Posted: 3/23/2010 13:03:26
I'm looking for plans for a wooden rotisserie that I can build for my Starduster restoration project. I want an inexpensive way to support, move, and rotate the fuselage while I repair, change, sandblast and paint the fuselage structure. Anyone already solved this one?
Posted: 3/23/2010 13:11:51
Igot four 2x4s about 6 feet long each and bolted them in a cross pattern to the front engine mounts. The pattern they make looks like a tic-tac-toe game. This worked pretty well for me whiel I was builing my Texas Sport Cub. and it is really cheap to make. Here is a picture.
Posted: 3/23/2010 13:32:52
Gusset a couple 2 x 4's together for the right length and some uprights at a comfy height. I put 4 casters on it and it's very mobile. For the turning of the fuselage you need to buy 2 -1/2" gas flanges for a couple bucks and and 2- 1/2"nipples 8" long. Then drill two holes in the uprights. Then screw the flange and nipple assembly together and screw it to a board long enough to clamp to the fuselage. Conduit clamps work great. Once thats done buy 2-1/2" threaded gas clamps to put on the ends to prevent the fuselage from slipping off during rotation.
You can't tell in the photo but I also drilled a bunch of holes in the fuselage board rotating device in a circle and one hole in the upright. I then found a spike to shove in the hole to lock the rotating assembly in position for welding etc. Hope that helps!
Sorry about the mess in my garage but I'm a homebuilder......that's my excuse and I'm sticking to it!
Posted: 3/23/2010 13:38:11
One thing worth mentioning is the way I did it allows me to rotate the fuselage by myself and I can stop the rotation anytime and find just the right angle to work on things from my roller chair you see in the photo. Make sure you buy a roller chair with a shelf under it so you have a place to put your beer while you roll around and work on the old bird!
Posted: 3/24/2010 05:49:33
Modified: 3/24/2010 16:28:04
Doug Jewell wrote:
................I want an inexpensive way to support, move, and rotate the fuselage while I repair, change, sandblast and paint the fuselage structure. Anyone already solved this one?

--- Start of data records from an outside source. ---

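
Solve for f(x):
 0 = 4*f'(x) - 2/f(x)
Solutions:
 f(x) = -sqrt(C1 + x)
 f(x) = sqrt(C1 + x)


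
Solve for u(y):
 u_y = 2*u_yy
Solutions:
 u(y) = C1 + C2*exp(y/2)


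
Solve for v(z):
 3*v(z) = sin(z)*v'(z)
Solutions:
 v(z) = C1*(cos(z) - 1)^(3/2)/(cos(z) + 1)^(3/2)


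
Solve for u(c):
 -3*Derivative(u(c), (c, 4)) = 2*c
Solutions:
 u(c) = C1 + C2*c + C3*c^2 + C4*c^3 - c^5/180


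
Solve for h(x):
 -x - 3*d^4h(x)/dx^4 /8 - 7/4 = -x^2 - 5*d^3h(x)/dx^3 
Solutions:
 h(x) = C1 + C2*x + C3*x^2 + C4*exp(40*x/3) - x^5/300 + 17*x^4/2400 + 1451*x^3/24000


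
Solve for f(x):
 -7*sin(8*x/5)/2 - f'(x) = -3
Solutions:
 f(x) = C1 + 3*x + 35*cos(8*x/5)/16


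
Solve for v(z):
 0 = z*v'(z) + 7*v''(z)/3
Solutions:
 v(z) = C1 + C2*erf(sqrt(42)*z/14)


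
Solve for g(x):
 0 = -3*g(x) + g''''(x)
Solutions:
 g(x) = C1*exp(-3^(1/4)*x) + C2*exp(3^(1/4)*x) + C3*sin(3^(1/4)*x) + C4*cos(3^(1/4)*x)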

If you do not rule out using metal, an inexpensive rotisserie can be cobbed together rather quickly using a cheap automotive type engine stand available at Harbor Freight, J.C Whitney or other outlet and lengths of angle iron commonly available at most big box stores. Bolted together, no welding is required. I cut the engine stand in two, then bolted angle iron extensions to increase its height by about 1 foot. In my case, the aft end of the RV-8 fuselage was supported by a padded sawhorse. One person operation was quite easy. If desired, you could always bolt another rotisserie to the aft end of the fuselage but for my purposes did not find it necessary. A rotiserrie is a huge timesaver and ergonomic convenience that cannot be overstated. Taking the time to assemble a wood or metal rotisserie is well worth the effort.
RV-6A N307R "Darla!"
EAA Technical Counselor
Posted: 3/24/2010 22:19:38
I have been thinking of something along these lines. I admit that I was measuring for some 2X4's bolted into the rafters in an upright V. With the rotating axel at the A/C centerline/bottom of V. It would free up the floor area. My son shook me back to reality. Its a bad idea..
Posted: 3/24/2010 22:44:08
Man is that funny, that would be like taking out the angles in a tube fuselage?!?!?!?!?!
Anyhow, a device for rotating a fuselage makes the process much more fun and saves on the chiropractor bills. All the ideas here are great!
Posted: 3/26/2010 09:17:41
Thanks to all who responded to my request. You've given me sufficient info to make a rotisserie that will meet my needs. A note on my situation is that I want to be able to roll the fuselage outside where I can sandblast it and paint it, so mobility is a must.